Die größte Herausforderung für die ukrainische Wirtschaft stelle jedoch der massive Bevölkerungsverlust von 30 % dar. Die Ukraine sei zudem mit so vielen Binnenvertriebenen konfrontiert wie die gesamte EU mit ukrainischen Geflüchteten.
Die wirtschaftliche Stabilität hänge außerdem stark von einer stabilen Energieversorgung ab. Angesichts der Tatsache, dass die diesbezüglichen Prognosen für den Winter schlechter sind als in den Jahren 2022 und 2023, setze man künftig vor allem auf dezentrale Kleingeneratoren, um Russland, das gezielt die Energieerzeugung der Ukraine attackiere, den Angriff auf das Netz zu erschweren. Langfristig werde man sich auf effizientere und nachhaltige Energiesysteme konzentrieren. In Anbetracht dessen sei der Bedarf an entsprechenden Geldanlagen und relevanten Komponenten für die Wind- und Solarenergie groß. Dem Mangel an privaten Investitionen könne potenziell mit den eingefrorenen russischen Vermögenswerten in Höhe von 50 Milliarden US-Dollar abgeholfen werden.

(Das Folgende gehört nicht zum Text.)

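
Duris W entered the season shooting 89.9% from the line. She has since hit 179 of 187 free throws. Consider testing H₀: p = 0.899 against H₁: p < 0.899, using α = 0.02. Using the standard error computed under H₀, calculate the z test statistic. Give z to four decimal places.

p̂ = 179/187 ≈ 0.957219.
SE = √(p₀(1−p₀)/n) = √(0.090799/187) = 0.022035.
z = (0.957219 − 0.899)/0.022035 = 0.058219/0.022035 = 2.6421.
p-value = P(Z < 2.642) ≈ 0.9959; since p > α = 0.02, fail to reject H₀.

z = 2.6421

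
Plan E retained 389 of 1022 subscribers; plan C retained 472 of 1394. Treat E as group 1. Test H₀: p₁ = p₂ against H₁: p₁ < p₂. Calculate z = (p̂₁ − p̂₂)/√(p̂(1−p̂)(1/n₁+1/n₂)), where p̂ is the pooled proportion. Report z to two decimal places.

z = 2.13

p̂₁ = 389/1022 ≈ 0.3806, p̂₂ = 472/1394 ≈ 0.3386.
Pooled p̂ = (389+472)/(1022+1394) = 861/2416 = 0.3564.
SE = √(0.229372 × 0.00169583) = 0.0197.
z = (0.3806 − 0.3386)/0.0197 = 0.0420/0.0197 = 2.13.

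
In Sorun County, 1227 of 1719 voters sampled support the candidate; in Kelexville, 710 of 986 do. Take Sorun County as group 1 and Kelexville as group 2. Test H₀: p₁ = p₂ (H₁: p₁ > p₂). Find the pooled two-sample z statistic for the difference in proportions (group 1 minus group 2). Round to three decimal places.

p̂₁ = 1227/1719 ≈ 0.71379, p̂₂ = 710/986 ≈ 0.72008.
Pooled p̂ = (1227+710)/(1719+986) = 1937/2705 = 0.71608.
SE = √(0.203309 × 0.00159593) = 0.01801.
z = (0.71379 − 0.72008)/0.01801 = -0.00629/0.01801 = -0.349.
p-value = P(Z > -0.349) ≈ 0.6366.

z = -0.349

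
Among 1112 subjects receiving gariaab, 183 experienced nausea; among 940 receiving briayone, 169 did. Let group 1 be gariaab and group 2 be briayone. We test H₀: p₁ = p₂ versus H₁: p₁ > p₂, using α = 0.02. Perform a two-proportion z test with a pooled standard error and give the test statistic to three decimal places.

p̂₁ = 183/1112 ≈ 0.16457, p̂₂ = 169/940 ≈ 0.17979.
Pooled p̂ = (183+169)/(1112+940) = 352/2052 = 0.17154.
SE = √(p̂(1−p̂)(1/n₁+1/n₂)) = √(0.17154·0.82846·0.00196311) = √(0.000278985) = 0.01670.
z = (0.16457 − 0.17979)/0.01670 = -0.01522/0.01670 = -0.911.
p-value = P(Z > -0.911) ≈ 0.8189. With α = 0.02, fail to reject H₀.

z = -0.911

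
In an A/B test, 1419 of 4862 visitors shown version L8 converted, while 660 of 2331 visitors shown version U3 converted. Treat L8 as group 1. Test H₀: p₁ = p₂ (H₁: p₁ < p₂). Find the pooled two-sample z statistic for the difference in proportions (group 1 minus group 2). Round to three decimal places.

p̂₁ = 1419/4862 ≈ 0.291855, p̂₂ = 660/2331 ≈ 0.283140.
Pooled p̂ = (1419+660)/(4862+2331) = 2079/7193 = 0.289031.
SE = √(p̂(1−p̂)(1/n₁+1/n₂)) = √(0.289031·0.710969·0.000634677) = √(0.000130421) = 0.011420.
z = (0.291855 − 0.283140)/0.011420 = 0.008715/0.011420 = 0.763.
p-value = P(Z < 0.763) ≈ 0.7773.

z = 0.763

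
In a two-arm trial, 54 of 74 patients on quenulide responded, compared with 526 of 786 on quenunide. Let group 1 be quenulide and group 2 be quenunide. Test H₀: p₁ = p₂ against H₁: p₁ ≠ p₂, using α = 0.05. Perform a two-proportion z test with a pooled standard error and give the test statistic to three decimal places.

p̂₁ = 54/74 = 0.72973, p̂₂ = 526/786 = 0.66921.
Pooled p̂ = (54+526)/(74+786) = 580/860 = 0.67442.
SE = √(0.219578 × 0.0147858) = 0.05698.
z = (0.72973 − 0.66921)/0.05698 = 0.06052/0.05698 = 1.062.
Two-sided p-value ≈ 2·Φ(−1.062) = 0.2882. With α = 0.05, fail to reject H₀.

z = 1.062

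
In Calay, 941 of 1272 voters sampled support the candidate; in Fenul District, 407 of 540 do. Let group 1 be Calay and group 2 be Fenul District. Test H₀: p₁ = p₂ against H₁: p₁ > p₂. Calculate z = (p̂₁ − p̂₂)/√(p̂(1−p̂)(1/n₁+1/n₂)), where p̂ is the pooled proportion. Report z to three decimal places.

z = -0.621

p̂₁ = 941/1272 = 0.73978, p̂₂ = 407/540 = 0.75370.
Pooled p̂ = (941+407)/(1272+540) = 1348/1812 = 0.74393.
SE = √(0.190498 × 0.00263802) = 0.02242.
z = (0.73978 − 0.75370)/0.02242 = -0.01392/0.02242 = -0.621.
p-value = P(Z > -0.621) ≈ 0.7327.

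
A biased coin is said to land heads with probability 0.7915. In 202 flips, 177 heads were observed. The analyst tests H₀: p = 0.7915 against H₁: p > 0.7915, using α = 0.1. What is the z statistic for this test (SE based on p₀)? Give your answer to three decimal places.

p̂ = 177/202 = 0.87624.
Standard error under H₀: √(0.7915×0.2085/202) = 0.02858.
z = (0.87624 − 0.7915)/0.02858 = 0.08474/0.02858 = 2.965.
p-value = P(Z > 2.965) ≈ 0.0015; since p < α = 0.1, reject H₀.

z = 2.965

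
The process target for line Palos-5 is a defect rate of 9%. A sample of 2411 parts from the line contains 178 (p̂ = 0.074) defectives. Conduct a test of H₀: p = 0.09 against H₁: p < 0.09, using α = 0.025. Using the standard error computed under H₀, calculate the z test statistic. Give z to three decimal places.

z = -2.775

p̂ = 178/2411 ≈ 0.073828.
SE = √(p₀(1−p₀)/n) = √(0.0819/2411) = 0.005828.
z = (0.073828 − 0.09)/0.005828 = -0.016172/0.005828 = -2.775.
p-value = P(Z < -2.775) ≈ 0.0028, so at α = 0.025 we reject H₀.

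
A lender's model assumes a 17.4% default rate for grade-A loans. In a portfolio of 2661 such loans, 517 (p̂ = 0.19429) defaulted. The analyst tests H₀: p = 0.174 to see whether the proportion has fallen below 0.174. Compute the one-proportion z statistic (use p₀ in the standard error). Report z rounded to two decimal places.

p̂ = 517/2661 ≈ 0.19429.
Under H₀, SE = √(0.174·0.826/2661) = √(5.40113e-05) = 0.00735.
z = (0.19429 − 0.174)/0.00735 = 0.02029/0.00735 = 2.76.
p-value = P(Z < 2.761) ≈ 0.9971.

z = 2.76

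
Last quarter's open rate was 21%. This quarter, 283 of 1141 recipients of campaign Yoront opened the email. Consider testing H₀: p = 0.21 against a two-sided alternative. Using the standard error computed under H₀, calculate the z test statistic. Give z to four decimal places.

z = 3.1537

p̂ = 283/1141 = 0.2480280.
Under H₀, SE = √(0.21·0.79/1141) = √(0.000145399) = 0.0120581.
z = (0.2480280 − 0.21)/0.0120581 = 0.0380280/0.0120581 = 3.1537.
Two-sided p-value ≈ 2·Φ(−3.154) = 0.0016.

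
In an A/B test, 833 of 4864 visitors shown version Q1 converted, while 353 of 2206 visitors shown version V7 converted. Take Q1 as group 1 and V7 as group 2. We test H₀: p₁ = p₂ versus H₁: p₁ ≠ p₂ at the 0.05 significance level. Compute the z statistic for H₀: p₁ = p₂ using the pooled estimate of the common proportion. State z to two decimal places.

z = 1.17

p̂₁ = 833/4864 = 0.17126, p̂₂ = 353/2206 = 0.16002.
Pooled p̂ = (833+353)/(4864+2206) = 1186/7070 = 0.16775.
SE = √(p̂(1−p̂)(1/n₁+1/n₂)) = √(0.16775·0.83225·0.000658901) = √(9.19896e-05) = 0.00959.
z = (0.17126 − 0.16002)/0.00959 = 0.01124/0.00959 = 1.17.
Two-sided p-value ≈ 2·Φ(−1.172) = 0.2412, so at α = 0.05 we fail to reject H₀.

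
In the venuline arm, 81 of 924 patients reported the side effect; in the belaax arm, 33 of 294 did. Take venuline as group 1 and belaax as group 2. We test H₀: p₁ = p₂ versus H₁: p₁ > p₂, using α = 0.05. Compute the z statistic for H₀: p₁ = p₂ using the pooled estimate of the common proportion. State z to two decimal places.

z = -1.26

p̂₁ = 81/924 ≈ 0.0877, p̂₂ = 33/294 ≈ 0.1122.
Pooled p̂ = (81+33)/(924+294) = 114/1218 = 0.0936.
SE = √(0.0848358 × 0.00448361) = 0.0195.
z = (0.0877 − 0.1122)/0.0195 = -0.0245/0.0195 = -1.26.
p-value = P(Z > -1.260) ≈ 0.8962; since p > α = 0.05, fail to reject H₀.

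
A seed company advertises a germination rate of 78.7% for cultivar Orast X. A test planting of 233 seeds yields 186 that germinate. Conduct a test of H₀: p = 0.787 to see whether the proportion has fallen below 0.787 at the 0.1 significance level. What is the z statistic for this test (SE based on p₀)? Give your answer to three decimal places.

p̂ = 186/233 ≈ 0.79828.
Under H₀, SE = √(0.787·0.213/233) = √(0.000719446) = 0.02682.
z = (0.79828 − 0.787)/0.02682 = 0.01128/0.02682 = 0.421.
p-value = P(Z < 0.421) ≈ 0.6630, so at α = 0.1 we fail to reject H₀.

z = 0.421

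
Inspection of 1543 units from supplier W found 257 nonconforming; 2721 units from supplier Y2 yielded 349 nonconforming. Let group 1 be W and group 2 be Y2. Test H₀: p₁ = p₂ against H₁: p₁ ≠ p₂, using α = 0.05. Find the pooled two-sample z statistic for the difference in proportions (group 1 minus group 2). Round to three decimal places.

z = 3.442

p̂₁ = 257/1543 ≈ 0.1665587, p̂₂ = 349/2721 ≈ 0.1282617.
Pooled p̂ = (257+349)/(1543+2721) = 606/4264 = 0.1421201.
SE = √(0.121922 × 0.0010156) = 0.0111276.
z = (0.1665587 − 0.1282617)/0.0111276 = 0.0382970/0.0111276 = 3.442.
Two-sided p-value ≈ 2·Φ(−3.442) = 0.0006. With α = 0.05, reject H₀.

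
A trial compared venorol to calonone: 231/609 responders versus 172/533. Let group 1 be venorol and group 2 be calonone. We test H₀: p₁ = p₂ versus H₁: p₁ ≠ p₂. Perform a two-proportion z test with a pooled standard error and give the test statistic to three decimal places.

p̂₁ = 231/609 ≈ 0.379310, p̂₂ = 172/533 ≈ 0.322702.
Pooled p̂ = (231+172)/(609+533) = 403/1142 = 0.352890.
SE = √(p̂(1−p̂)(1/n₁+1/n₂)) = √(0.352890·0.647110·0.00351821) = √(0.000803413) = 0.028345.
z = (0.379310 − 0.322702)/0.028345 = 0.056608/0.028345 = 1.997.
p-value = 2·P(Z > 1.997) ≈ 0.0458.

z = 1.997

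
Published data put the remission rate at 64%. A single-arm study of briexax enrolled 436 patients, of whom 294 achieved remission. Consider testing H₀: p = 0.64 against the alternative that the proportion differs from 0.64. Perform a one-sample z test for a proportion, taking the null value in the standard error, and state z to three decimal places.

z = 1.493

p̂ = 294/436 = 0.674312.
SE = √(p₀(1−p₀)/n) = √(0.2304/436) = 0.022988.
z = (0.674312 − 0.64)/0.022988 = 0.034312/0.022988 = 1.493.
Two-sided p-value ≈ 2·Φ(−1.493) = 0.1355.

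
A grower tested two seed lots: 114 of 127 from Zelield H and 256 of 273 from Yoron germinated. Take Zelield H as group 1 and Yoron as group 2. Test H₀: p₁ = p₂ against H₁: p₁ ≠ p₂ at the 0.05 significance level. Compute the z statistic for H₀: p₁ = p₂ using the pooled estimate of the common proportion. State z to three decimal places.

p̂₁ = 114/127 ≈ 0.89764, p̂₂ = 256/273 ≈ 0.93773.
Pooled p̂ = (114+256)/(127+273) = 370/400 = 0.92500.
SE = √(0.069375 × 0.011537) = 0.02829.
z = (0.89764 − 0.93773)/0.02829 = -0.04009/0.02829 = -1.417.
Two-sided p-value ≈ 2·Φ(−1.417) = 0.1565; since p > α = 0.05, fail to reject H₀.

z = -1.417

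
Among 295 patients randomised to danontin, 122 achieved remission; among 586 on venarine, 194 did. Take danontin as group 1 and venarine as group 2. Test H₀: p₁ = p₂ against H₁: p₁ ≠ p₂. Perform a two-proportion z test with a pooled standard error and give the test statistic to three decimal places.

p̂₁ = 122/295 = 0.413559, p̂₂ = 194/586 = 0.331058.
Pooled p̂ = (122+194)/(295+586) = 316/881 = 0.358683.
SE = √(0.23003 × 0.00509632) = 0.034239.
z = (0.413559 − 0.331058)/0.034239 = 0.082501/0.034239 = 2.410.

z = 2.410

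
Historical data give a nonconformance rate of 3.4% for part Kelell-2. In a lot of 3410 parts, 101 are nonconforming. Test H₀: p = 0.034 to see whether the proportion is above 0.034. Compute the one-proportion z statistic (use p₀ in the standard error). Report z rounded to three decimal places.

p̂ = 101/3410 = 0.029619.
Standard error under H₀: √(0.034×0.966/3410) = 0.003103.
z = (0.029619 − 0.034)/0.003103 = -0.004381/0.003103 = -1.412.

z = -1.412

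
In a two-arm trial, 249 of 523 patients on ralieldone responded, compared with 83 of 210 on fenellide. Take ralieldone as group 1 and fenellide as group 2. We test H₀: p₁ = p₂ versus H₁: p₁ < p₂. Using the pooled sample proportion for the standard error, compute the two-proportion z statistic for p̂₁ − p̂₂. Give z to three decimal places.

p̂₁ = 249/523 = 0.47610, p̂₂ = 83/210 = 0.39524.
Pooled p̂ = (249+83)/(523+210) = 332/733 = 0.45293.
SE = √(0.247785 × 0.00667395) = 0.04067.
z = (0.47610 − 0.39524)/0.04067 = 0.08086/0.04067 = 1.988.

z = 1.988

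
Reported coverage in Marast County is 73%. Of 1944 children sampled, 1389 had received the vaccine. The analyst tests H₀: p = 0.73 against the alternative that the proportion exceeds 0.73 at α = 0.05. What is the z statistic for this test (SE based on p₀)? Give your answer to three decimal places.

z = -1.539

p̂ = 1389/1944 = 0.714506.
SE = √(p₀(1−p₀)/n) = √(0.1971/1944) = 0.010069.
z = (0.714506 − 0.73)/0.010069 = -0.015494/0.010069 = -1.539.
p-value = P(Z > -1.539) ≈ 0.9381; since p > α = 0.05, fail to reject H₀.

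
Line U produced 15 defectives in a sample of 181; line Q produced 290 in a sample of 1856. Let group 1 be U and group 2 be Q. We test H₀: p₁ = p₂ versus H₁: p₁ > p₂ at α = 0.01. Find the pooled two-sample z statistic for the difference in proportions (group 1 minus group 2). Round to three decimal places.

z = -2.641

p̂₁ = 15/181 = 0.08287, p̂₂ = 290/1856 = 0.15625.
Pooled p̂ = (15+290)/(181+1856) = 305/2037 = 0.14973.
SE = √(0.127311 × 0.00606365) = 0.02778.
z = (0.08287 − 0.15625)/0.02778 = -0.07338/0.02778 = -2.641.
p-value = P(Z > -2.641) ≈ 0.9959; since p > α = 0.01, fail to reject H₀.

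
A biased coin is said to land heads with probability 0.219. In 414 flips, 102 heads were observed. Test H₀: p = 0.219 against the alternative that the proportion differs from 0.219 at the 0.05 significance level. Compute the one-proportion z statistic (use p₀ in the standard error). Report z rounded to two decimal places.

p̂ = 102/414 ≈ 0.2464.
Standard error under H₀: √(0.219×0.781/414) = 0.0203.
z = (0.2464 − 0.219)/0.0203 = 0.0274/0.0203 = 1.35.
Two-sided p-value ≈ 2·Φ(−1.347) = 0.1780, so at α = 0.05 we fail to reject H₀.

z = 1.35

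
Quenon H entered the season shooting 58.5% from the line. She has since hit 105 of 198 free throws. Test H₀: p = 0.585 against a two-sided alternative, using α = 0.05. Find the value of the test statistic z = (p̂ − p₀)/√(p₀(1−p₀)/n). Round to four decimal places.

p̂ = 105/198 = 0.5303030.
Standard error under H₀: √(0.585×0.415/198) = 0.0350162.
z = (0.5303030 − 0.585)/0.0350162 = -0.0546970/0.0350162 = -1.5620.
p-value = 2·P(Z > 1.562) ≈ 0.1183. With α = 0.05, fail to reject H₀.

z = -1.5620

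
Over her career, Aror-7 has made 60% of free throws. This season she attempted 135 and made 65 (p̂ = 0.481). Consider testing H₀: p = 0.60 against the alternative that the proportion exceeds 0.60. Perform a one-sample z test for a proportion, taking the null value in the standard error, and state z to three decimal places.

z = -2.811

p̂ = 65/135 = 0.48148.
Standard error under H₀: √(0.6×0.4/135) = 0.04216.
z = (0.48148 − 0.6)/0.04216 = -0.11852/0.04216 = -2.811.
p-value = P(Z > -2.811) ≈ 0.9975.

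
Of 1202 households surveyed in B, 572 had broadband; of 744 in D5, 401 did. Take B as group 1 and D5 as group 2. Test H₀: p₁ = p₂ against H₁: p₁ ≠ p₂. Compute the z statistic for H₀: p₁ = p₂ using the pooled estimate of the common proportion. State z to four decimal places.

z = -2.7056

p̂₁ = 572/1202 ≈ 0.4758735, p̂₂ = 401/744 ≈ 0.5389785.
Pooled p̂ = (572+401)/(1202+744) = 973/1946 = 0.5000000.
SE = √(0.25 × 0.00217603) = 0.0233240.
z = (0.4758735 − 0.5389785)/0.0233240 = -0.0631050/0.0233240 = -2.7056.
p-value = 2·P(Z > 2.706) ≈ 0.0068.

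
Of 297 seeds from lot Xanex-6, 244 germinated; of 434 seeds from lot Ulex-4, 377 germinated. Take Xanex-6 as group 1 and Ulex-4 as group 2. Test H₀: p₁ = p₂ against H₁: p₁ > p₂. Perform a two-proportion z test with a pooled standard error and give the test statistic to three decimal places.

p̂₁ = 244/297 = 0.821549, p̂₂ = 377/434 = 0.868664.
Pooled p̂ = (244+377)/(297+434) = 621/731 = 0.849521.
SE = √(p̂(1−p̂)(1/n₁+1/n₂)) = √(0.849521·0.150479·0.00567115) = √(0.000724971) = 0.026925.
z = (0.821549 − 0.868664)/0.026925 = -0.047115/0.026925 = -1.750.
p-value = P(Z > -1.750) ≈ 0.9599.

z = -1.750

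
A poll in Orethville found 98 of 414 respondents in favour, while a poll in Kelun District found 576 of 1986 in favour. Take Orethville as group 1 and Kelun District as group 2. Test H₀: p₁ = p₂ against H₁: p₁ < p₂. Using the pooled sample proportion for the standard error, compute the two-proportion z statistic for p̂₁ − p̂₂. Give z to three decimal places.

z = -2.196

p̂₁ = 98/414 ≈ 0.23671, p̂₂ = 576/1986 ≈ 0.29003.
Pooled p̂ = (98+576)/(414+1986) = 674/2400 = 0.28083.
SE = √(0.201966 × 0.00291898) = 0.02428.
z = (0.23671 − 0.29003)/0.02428 = -0.05332/0.02428 = -2.196.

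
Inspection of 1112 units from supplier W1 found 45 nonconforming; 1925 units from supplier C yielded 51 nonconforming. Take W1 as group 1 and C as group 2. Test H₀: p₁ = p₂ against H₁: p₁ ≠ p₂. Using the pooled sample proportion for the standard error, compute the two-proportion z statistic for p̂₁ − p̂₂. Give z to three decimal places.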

Eröffnet wurde die Veranstaltung von unserer Direktorin Prof. Dr. Funda Tekin, bevor Nadiya Bihun, Stellvertretende Wirtschaftsministerin der Ukraine und Maria Repko, Stellvertretende Direktorin des Centre for Economic Strategy (CES, Kyjiw), gemeinsam mit den Gästen zentrale Entwicklungen und Herausforderungen diskutierten. Moderiert wurde das Gespräch von unserer wissenschaftlichen Mitarbeiterin Laura Christoph.
Da das vom Auswärtigen Amt geförderte Projekt „UA Transformation Lab“ Ende August 2024 endet, war dies das vorerst letzte Deutsch-Ukrainische Frühstücksgespräch in Berlin.